# Crossing Talon and assorted logic



## WilliamTLear (May 13, 2002)

> _Originally posted by Goldendragon7 _
> 
> *EQUATION FORMULA
> 
> ...




Dennis... You forgot the ninth part of the Equation Formula...

(9) Put your name on it, and call it yours! 

Take Care,
Billy Lear
United Kenpo Systems 
:asian:


----------



## AvPKenpo (May 9, 2002)

We have a BB that is 6' 5" and weighs in at about 190.  I am 5'9", and weight 185.  I find that when me and him work on the body I have to alter a lot of my targets (just for the simple fact I would have to jump up to hit him in the face).  For example: in Snapping Arm (Snapping Twig) at the end of the technique is an upward elbow strike which is to the chin, I have to change that and strike to the soloplexes.  Also the Heel Palm strike I alter to the Collar bone instead of the bridge of the nose.  I have to do this with a lot of the techniques, that involve a lot of striking.  As far as body manipulation, such as sweeps, armbars, inner reap takedown, and others I do not have much problem executing them on him.  I find that most all the techniques when executed properly will work on all bodies.  You may have to alter the target areas slightly but that does not take anything away from the integrity of the BASE Technique.

Michael


----------



## Rainman (May 10, 2002)

> I've found due to height differences I needed to insert a front leg front snap to the groin in between the left outward handsword and the circling of the right inward raking back knuckle strike. This seems to work for me to gain access to the elbow strike.

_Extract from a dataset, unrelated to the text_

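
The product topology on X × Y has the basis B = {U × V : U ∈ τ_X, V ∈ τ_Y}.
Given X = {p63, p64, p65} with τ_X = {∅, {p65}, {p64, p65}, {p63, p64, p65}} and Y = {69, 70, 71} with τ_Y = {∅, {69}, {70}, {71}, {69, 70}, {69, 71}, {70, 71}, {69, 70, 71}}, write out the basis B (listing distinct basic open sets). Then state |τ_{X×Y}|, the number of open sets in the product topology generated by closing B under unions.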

I am not big either and that is not necessary.  The reason why is it disrupts the flow among a few other things.  Try this:  after snapping the twig track (with your RT hand in the shape of a crane) track to the inside elbow joint hard.   Change the angle of that pulling tracking crane hand until he comes at you throat first and you are forced to immediatley deliver the handsword to keep him off you.

Reignman


----------



## Goldendragon7 (May 9, 2002)

EQUATION FORMULA

It is often used for sparring, but works as well as     "self-defense technique formulation".

The FORMULA is: to any given base move whether it is a single move or a series of movements, you can: 
(1) PREFIX it, add a move or moves before it, 
(2) SUFFIX it, add a move or moves after it, 
(3) INSERT, add a simultaneous move with the already established sequence, 
(4) REARRANGE, change the sequence of the moves, (5) ALTER the weapon, the target, or both, 
(6) ADJUST the range, the angle of execution, or both the angle of execution and the range, 
(7) REGULATE the speed, the force, both speed and force, intent and speed, 
(8) DELETE, exclude a move or moves from the sequence

In the case of Crossing Talon that "Dan the Man" was talking about ......... we went to (6) and "ADJUSTED" the way he was executing the technique.

It is all a matter of understanding how and what "Kenpo Tools" to use on your Base Technique that makes them effective through advanced understanding vs just techniques that we need to practice.  Practice without understanding is a semi-waste or diseconomy of time.

:asian:


----------



## Goldendragon7 (May 12, 2002)

ok try this........

break the arm..... crane over top w/rt hand, pull down to your waist as you lft chop to the neck.... from here roll your chop (left) under the chin  to the other side of the face, as you back knuckle rake with your right (sandwiching the face  with the rake) then follow with the rt inward elbow smash.

:asian:


----------



## Goldendragon7 (May 13, 2002)

START TROUBLE?!!!     :rofl:  

You know I give credit where credit is due....... LOL....... I only wish I had thought of all this stuff!!   Since I didn't (and neither did the other guys that are putting their name on it) LOL...... I will be satisfied with just teaching/sharing it as best I can.

Once again........ there are two ways of spreading the light......
One to be the candle .........
Or Two.... to be the mirror that reflects it!

G'day Eh!
:asian:


----------



## Sigung86 (May 9, 2002)

Yesterday, The Great Golden Dragon and I were discussing, among other things, the usefulness of certain techniques ... 

He made a suggestion on the application of Crossing Talon that I found most useful... Experimented with it last night in class, and had Joey, my wife, who isn't deeply into Kenpo, do the technique the way I modified it.  It worked extremely well, and surprised a student who is approximately 300 pounds big (We grow 'em large in Missouri)...

Anyway, I just thought it might be cool to see if any of you have any other techniques that you modified from original to make it work better, upgrade it, or whatever...

I know that, with the exception of Gouie and Ricardo, that most everyone here is EPAK or a derivative, so it would be cool if you use something like a Tracy's technique, to include it as well.

Thanks and a hat tip!

Dan


----------



## jfarnsworth (May 9, 2002)

That's an interesting question you had asked. To tell you the truth I need to modify most of all the techniques to suit me. I'm kind of on the small side 5'6" and 155lbs. I've accepted this and I really try to work hard on exact placement of weapons on the appropriate targets. I've learned all of the techniques the way they are supposed to be taught and I'm now trying to tailor them to fit my body structure. Mr. C. helped me see this about 3-4 weeks ago when he did sword of destruction on me. I liked it quite well. Mr. C. talked about tailoring and I decided it was time to figure things out on my own. Self discovery is in my book the biggest learning tool out there.
Just my thoughts.
Jason Farnsworth


----------



## jfarnsworth (May 9, 2002)

I've found due to height differences I needed to insert a front leg front snap to the groin in between the left outward handsword and the circling of the right inward raking back knuckle strike. This seems to work for me to gain access to the elbow strike. 
Jason Farnsworth


----------



## jfarnsworth (May 11, 2002)

I'll try that method next time in class.
Salute,
Jason Farnsworth


----------